Using a walker to make his way up to the sitting man’s throne, the old man slowly walked up the stairs until he finally stood before the sitting man, panting and exhausted. He filled the sitting man in on the rest of his life story since their last meeting, including the finest details of his memory, until he finally reached the present moment, and said:

“You know what, Sitting Man, I think you’ve had it right all along. All those years I spent wondering what to do with my life, and yet now, even at 93 years old, I still don’t have any more of a clue now than I did then. I guess all that’s left to do is sit down and think about it.”

And just as the old man sat down on the floor and closed his eyes, for the first time in thousands of years, the sitting man opened his eyes, smiled, stood up and stretched, and then disappeared in a flash of light. No one ever saw him leave, and no one had any idea where he went, but they all knew that he was gone, and never coming back.

And so the legend of the sitting man was passed on for centuries, from parent to child, teacher to student, and now I have shared it with you. What does it mean, exactly? Well, it’s hard to say, there are plenty of explanations, so why don’t you sit down and think about it?

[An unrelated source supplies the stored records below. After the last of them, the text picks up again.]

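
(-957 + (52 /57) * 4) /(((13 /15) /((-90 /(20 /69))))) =168728805 /494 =341556.29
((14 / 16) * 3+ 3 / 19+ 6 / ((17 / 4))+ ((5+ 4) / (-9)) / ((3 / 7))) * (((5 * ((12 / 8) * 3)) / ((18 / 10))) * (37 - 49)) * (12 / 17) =-1082175 / 5491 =-197.08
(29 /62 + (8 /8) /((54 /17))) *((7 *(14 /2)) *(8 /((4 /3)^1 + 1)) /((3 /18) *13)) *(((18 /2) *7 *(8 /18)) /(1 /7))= 14378560 /1209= 11892.94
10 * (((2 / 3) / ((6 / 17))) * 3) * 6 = 340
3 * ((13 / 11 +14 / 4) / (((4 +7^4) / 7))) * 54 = 58401 / 26455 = 2.21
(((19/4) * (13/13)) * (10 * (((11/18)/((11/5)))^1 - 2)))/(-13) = 2945/468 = 6.29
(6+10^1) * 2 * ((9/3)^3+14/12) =2704/3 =901.33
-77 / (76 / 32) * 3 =-1848 / 19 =-97.26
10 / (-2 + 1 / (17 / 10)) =-85 / 12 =-7.08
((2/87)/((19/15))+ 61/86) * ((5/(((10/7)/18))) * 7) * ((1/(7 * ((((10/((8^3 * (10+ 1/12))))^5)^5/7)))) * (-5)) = -14149906635822985761642929485178743218530471780394667103499508478120870093183263010983757803402871963648/132950206753498971462249755859375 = -106430121331500598094257800000000000000000000000000000000000000000000000.00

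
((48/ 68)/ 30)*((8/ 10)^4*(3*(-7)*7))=-1.42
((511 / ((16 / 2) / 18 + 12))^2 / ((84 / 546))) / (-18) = -623493 / 1024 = -608.88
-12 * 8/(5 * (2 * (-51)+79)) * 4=384/115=3.34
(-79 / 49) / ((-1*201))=79 / 9849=0.01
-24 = -24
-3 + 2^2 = 1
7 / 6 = 1.17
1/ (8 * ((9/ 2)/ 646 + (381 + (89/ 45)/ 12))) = 43605/ 132967964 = 0.00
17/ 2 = 8.50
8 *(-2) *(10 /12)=-40 /3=-13.33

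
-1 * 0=0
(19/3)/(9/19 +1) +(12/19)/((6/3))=7363/1596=4.61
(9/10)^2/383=81/38300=0.00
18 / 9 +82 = 84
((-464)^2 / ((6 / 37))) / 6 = 1991488 / 9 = 221276.44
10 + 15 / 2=35 / 2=17.50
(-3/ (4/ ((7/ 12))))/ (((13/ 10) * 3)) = -35/ 312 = -0.11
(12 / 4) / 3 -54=-53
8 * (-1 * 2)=-16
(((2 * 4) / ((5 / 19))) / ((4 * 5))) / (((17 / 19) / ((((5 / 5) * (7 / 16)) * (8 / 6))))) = 2527 / 2550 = 0.99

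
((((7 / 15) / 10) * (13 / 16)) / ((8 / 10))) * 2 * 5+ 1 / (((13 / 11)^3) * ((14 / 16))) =3443905 / 2952768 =1.17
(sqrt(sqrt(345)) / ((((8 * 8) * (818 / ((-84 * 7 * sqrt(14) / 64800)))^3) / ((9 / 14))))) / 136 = -117649 * sqrt(14) * 345^(1 / 4) / 83352295253311488000000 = -0.00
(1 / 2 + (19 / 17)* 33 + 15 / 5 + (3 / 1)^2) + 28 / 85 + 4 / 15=25489 / 510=49.98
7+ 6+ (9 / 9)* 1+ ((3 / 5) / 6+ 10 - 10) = 141 / 10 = 14.10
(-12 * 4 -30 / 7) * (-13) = 4758 / 7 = 679.71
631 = 631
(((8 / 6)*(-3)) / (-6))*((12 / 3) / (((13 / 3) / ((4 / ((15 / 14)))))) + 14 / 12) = 1799 / 585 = 3.08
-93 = -93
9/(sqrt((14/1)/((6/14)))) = 9*sqrt(6)/14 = 1.57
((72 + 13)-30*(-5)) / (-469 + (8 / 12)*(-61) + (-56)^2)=705 / 7879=0.09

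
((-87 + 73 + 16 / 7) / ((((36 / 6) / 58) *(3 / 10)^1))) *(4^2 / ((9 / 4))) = -1521920 / 567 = -2684.16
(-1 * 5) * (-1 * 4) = 20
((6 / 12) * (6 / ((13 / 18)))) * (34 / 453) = 0.31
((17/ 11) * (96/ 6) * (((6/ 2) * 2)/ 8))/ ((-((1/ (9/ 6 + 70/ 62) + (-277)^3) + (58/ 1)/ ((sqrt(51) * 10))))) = 392955510 * sqrt(51)/ 84164060894675315806703 + 73438680437018550/ 84164060894675315806703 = 0.00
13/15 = 0.87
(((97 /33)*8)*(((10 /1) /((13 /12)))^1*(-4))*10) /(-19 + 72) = -1241600 /7579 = -163.82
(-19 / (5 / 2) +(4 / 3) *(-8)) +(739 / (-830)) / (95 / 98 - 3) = -883405 / 49551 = -17.83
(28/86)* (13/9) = 182/387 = 0.47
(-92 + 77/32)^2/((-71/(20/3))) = -41098445/54528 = -753.71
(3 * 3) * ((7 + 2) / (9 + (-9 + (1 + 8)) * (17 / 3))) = 9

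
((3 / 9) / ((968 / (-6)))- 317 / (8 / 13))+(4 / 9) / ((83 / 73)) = -372203665 / 723096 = -514.74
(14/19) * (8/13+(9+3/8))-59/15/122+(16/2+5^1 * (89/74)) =713883383/33448740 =21.34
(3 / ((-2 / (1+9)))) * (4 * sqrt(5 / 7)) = -60 * sqrt(35) / 7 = -50.71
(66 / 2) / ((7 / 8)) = 37.71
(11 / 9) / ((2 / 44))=242 / 9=26.89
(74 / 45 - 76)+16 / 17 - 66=-106652 / 765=-139.41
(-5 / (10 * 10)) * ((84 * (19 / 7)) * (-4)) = 45.60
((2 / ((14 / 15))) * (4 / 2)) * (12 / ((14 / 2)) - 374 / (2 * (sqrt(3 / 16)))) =-1843.47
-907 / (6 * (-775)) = 907 / 4650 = 0.20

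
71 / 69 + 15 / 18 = 257 / 138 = 1.86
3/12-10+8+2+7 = 7.25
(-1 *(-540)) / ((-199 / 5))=-2700 / 199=-13.57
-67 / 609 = -0.11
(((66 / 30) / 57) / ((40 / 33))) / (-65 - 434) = -121 / 1896200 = -0.00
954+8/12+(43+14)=1011.67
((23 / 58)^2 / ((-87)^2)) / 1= 529 / 25462116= 0.00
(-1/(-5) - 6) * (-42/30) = 203/25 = 8.12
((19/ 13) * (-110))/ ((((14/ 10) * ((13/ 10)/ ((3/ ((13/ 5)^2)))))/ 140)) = -156750000/ 28561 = -5488.25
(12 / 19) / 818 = 6 / 7771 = 0.00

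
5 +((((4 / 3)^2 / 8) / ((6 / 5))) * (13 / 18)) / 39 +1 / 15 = 36961 / 7290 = 5.07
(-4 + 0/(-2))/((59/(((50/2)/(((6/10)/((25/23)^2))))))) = -312500/93633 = -3.34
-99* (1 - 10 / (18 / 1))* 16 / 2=-352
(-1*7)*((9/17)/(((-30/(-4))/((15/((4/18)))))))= -567/17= -33.35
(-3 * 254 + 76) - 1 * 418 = -1104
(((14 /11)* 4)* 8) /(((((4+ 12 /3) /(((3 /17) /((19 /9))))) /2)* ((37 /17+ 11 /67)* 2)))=50652 /278597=0.18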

2 thoughts on “The Parable of the Sitting Man

  1. Great story Skyler!
    It’s true, not to get involved with other people and their dramas is essential to understanding what is right for you and your own growth. Everyone is here to evolve for their spiritual progress – including that very realisation, that one must respect others and their own learning curves. The awareness that this world is an illusion and is a drama that must play itself out for the vast slumbering masses is essential for those who are going through this, including the sage who watches this – the test is; will he get involved and fall back into the illusion. It is however wrong, that they should expect participation in the form of hindering and deliberately creating obstacles for others who do not want to participate. Many people mistake this non-participation as being irresponsible, when in fact they cannot see that the drama is a ploy to keep them in this illusion and playing out the same stories over and over.
    The boy was correct on all accounts – he went to find help because he didn’t believe he could swim, but, his brother also could have died as well in the process while he went to find someone. The sage knew this and also realised that it was not his place to get involved and that the boy would either find a tragedy when he got back to his brother, or learn how to swim very quickly and thereby save his brother, which he did. This was valuable for him, apparently so valuable, that he came back to see the sage on more than one occasion and at the end of his life to figure out what was important. But, also, what is interesting is that people worshipped the very thing that they themselves were not willing to do. This is how the slumbering masses create religion.

    • Laurie,

      Excellent analysis – you nailed it. The question I hoped to bring to mind was this: Did the sage change the world, or did the world change as a result of him? He never actively tried to change anything, but by serving as an idol, he provided an example for others to aspire to. Some people saw him as a god, and put him on a pedestal (literally), while the boy with the drowning brother actually learned from him, eventually understanding the philosophy of dropping the ego, quieting the mind, and finding his own power within, rather than seeking external answers and acceptance, i.e. religion or other social dogma.